The Nigerian Electricity Regulatory Commission (NERC) has decried the absence of a policy on renewable energy in the country, saying the development is retarding the contribution of solar energy to the power supply.
Speaking at the Nigeria Photovoltaic Energy Conference, Solarcon 2014, held in Lagos at the weekend, NERC’s Deputy General Manager in charge of Research and Development, Mr. Imamudeen Talba said Nigeria had all the potentials for solar power but lacked policies and legislations to drive this renewable energy option.
“The problem we have in solar in Nigeria, particularly renewable is absence of policies, regulatory challenges and other challenges. Why is it that we do not have adequate solar projects in Nigeria, despite all the potentials that we have? When we go to international for a, we find ourselves embarrassed because most of the West African countries have structured processes for renewable. Some countries have gone to the extent of making legislations for renewable; some countries have policies for renewable energy but Nigeria does not have,” he explained.
He said grid-connected solar power faced a lot of challenges in the country, adding that grid supplies are usually the cheapest option in areas with high load densities, as well as in areas near the grid.
However, Talba said a number of challenges militates against grid-connected solar energy.
He listed the challenges to include high costs of installation and wiring; large land area required and the fact that solar power is not dispatchable, that is, cannot respond to automatic generation control signals from the control centre.
Talba also stated that connecting small, isolated villages to a grid can be expensive because of the necessary investment in transmission lines, poles, transformers, and other infrastructure.
“Solar PV power come in relatively small size and are best connected to low voltage lines whereas NBET buys power only at transmission voltage,” he said.
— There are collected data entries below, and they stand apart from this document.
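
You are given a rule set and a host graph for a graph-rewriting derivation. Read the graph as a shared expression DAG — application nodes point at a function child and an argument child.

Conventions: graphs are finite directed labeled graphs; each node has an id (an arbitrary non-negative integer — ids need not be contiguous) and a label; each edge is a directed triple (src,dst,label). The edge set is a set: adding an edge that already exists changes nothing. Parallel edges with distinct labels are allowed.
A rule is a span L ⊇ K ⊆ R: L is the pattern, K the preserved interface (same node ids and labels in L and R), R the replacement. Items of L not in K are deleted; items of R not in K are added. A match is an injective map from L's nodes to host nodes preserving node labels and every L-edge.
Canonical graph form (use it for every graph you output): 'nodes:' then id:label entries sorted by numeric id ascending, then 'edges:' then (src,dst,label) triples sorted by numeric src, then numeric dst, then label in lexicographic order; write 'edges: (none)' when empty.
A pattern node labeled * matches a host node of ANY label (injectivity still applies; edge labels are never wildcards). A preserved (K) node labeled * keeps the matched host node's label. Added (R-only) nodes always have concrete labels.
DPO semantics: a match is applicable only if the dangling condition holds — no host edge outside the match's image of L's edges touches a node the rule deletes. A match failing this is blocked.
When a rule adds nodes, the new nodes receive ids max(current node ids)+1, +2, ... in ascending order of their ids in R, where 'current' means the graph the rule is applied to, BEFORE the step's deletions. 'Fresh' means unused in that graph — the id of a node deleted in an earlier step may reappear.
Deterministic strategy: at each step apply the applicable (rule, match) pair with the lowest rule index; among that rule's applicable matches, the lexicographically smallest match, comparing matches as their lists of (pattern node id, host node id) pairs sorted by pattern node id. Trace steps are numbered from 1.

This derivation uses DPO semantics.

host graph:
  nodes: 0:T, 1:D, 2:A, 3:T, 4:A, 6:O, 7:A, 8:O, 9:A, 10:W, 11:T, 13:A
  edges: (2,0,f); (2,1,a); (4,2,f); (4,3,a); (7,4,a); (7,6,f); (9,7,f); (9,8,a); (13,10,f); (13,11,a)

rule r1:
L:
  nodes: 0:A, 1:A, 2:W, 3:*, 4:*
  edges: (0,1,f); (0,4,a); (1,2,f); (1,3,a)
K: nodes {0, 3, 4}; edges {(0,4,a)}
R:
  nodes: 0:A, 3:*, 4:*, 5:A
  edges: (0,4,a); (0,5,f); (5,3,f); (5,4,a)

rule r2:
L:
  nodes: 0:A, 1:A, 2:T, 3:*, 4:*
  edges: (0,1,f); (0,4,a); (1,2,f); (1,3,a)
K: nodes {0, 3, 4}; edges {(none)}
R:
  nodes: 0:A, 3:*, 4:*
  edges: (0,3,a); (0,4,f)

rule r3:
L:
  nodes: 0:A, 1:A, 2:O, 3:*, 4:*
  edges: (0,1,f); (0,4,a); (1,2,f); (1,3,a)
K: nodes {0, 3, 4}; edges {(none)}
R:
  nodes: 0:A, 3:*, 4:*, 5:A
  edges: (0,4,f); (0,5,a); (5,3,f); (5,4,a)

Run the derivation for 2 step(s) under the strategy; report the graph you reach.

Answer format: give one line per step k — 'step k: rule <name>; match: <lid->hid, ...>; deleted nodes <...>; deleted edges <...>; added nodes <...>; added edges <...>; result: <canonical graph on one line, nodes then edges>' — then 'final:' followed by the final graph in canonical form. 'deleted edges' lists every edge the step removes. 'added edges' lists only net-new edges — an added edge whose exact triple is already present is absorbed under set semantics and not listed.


step 1: rule r2; match: 0->4, 1->2, 2->0, 3->1, 4->3; deleted nodes 0, 2; deleted edges (2,0,f); (2,1,a); (4,2,f); (4,3,a); added nodes (none); added edges (4,1,a); (4,3,f); result: nodes: 1:D, 3:T, 4:A, 6:O, 7:A, 8:O, 9:A, 10:W, 11:T, 13:A edges: (4,1,a); (4,3,f); (7,4,a); (7,6,f); (9,7,f); (9,8,a); (13,10,f); (13,11,a)
step 2: rule r3; match: 0->9, 1->7, 2->6, 3->4, 4->8; deleted nodes 6, 7; deleted edges (7,4,a); (7,6,f); (9,7,f); (9,8,a); added nodes 14; added edges (9,8,f); (9,14,a); (14,4,f); (14,8,a); result: nodes: 1:D, 3:T, 4:A, 8:O, 9:A, 10:W, 11:T, 13:A, 14:A edges: (4,1,a); (4,3,f); (9,8,f); (9,14,a); (13,10,f); (13,11,a); (14,4,f); (14,8,a)
final:
nodes: 1:D, 3:T, 4:A, 8:O, 9:A, 10:W, 11:T, 13:A, 14:A
edges: (4,1,a); (4,3,f); (9,8,f); (9,14,a); (13,10,f); (13,11,a); (14,4,f); (14,8,a)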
According to him, the National Energy Policy provides for increase renewable share of power supply, adding also that the yet-to-be approved draft renewable energy master plan provides for 18 per cent of the electricity installed capacity from renewable energies not including the existing large hydropower by the year 2020.
He argued that the country should effectively harness solar energy resources and integrate them with other energy resources.
Talba also called for the promotion of the use of efficient solar energy conversion technologies, such as use of photo-voltaic and concentrated solar panels for power generation.
He also called on the Federal Government to intensify efforts to increase the percentage of solar energy in the present energy mix.
To encourage investment in renewable energy, Talba listed the incentives that are implied in the feed-in tariff to include guaranteed market; priority grid connection and offtake ; simplified licensing /permit process; concessionary tariff rates and facilitated land acquisition/ site access.
Other recommended policy incentives, according to him, include tax holidays; import duty exemptions; investment tax credits.
He said NERC on its part, had initiated regulatory instruments to drive solar energy in the country.
He identified the regulatory instruments provided by the agency to include feed-in tariff methodology; draft standard power purchase agreement (PPA); draft licensing guideline; interconnection guidelines; draft incentive proposal and embedded generation regulation.
According to him, feed-in tariffs refer to a minimum guaranteed price per unit of produced electricity as approved by the regulator, to be paid to the producer, or as a premium in addition to market electricity prices.
“Regulatory measures are usually applied to impose an obligation on electricity utilities to pay the (independent) renewable energy power producer a price as specified by the government. The level of the tariff is commonly set for a number of years to give investors security on income for a substantial part of the project lifetime. Nigeria is currently assessing the various regulatory, policy and incentive options, given that each approach has its pros and cons,” he added.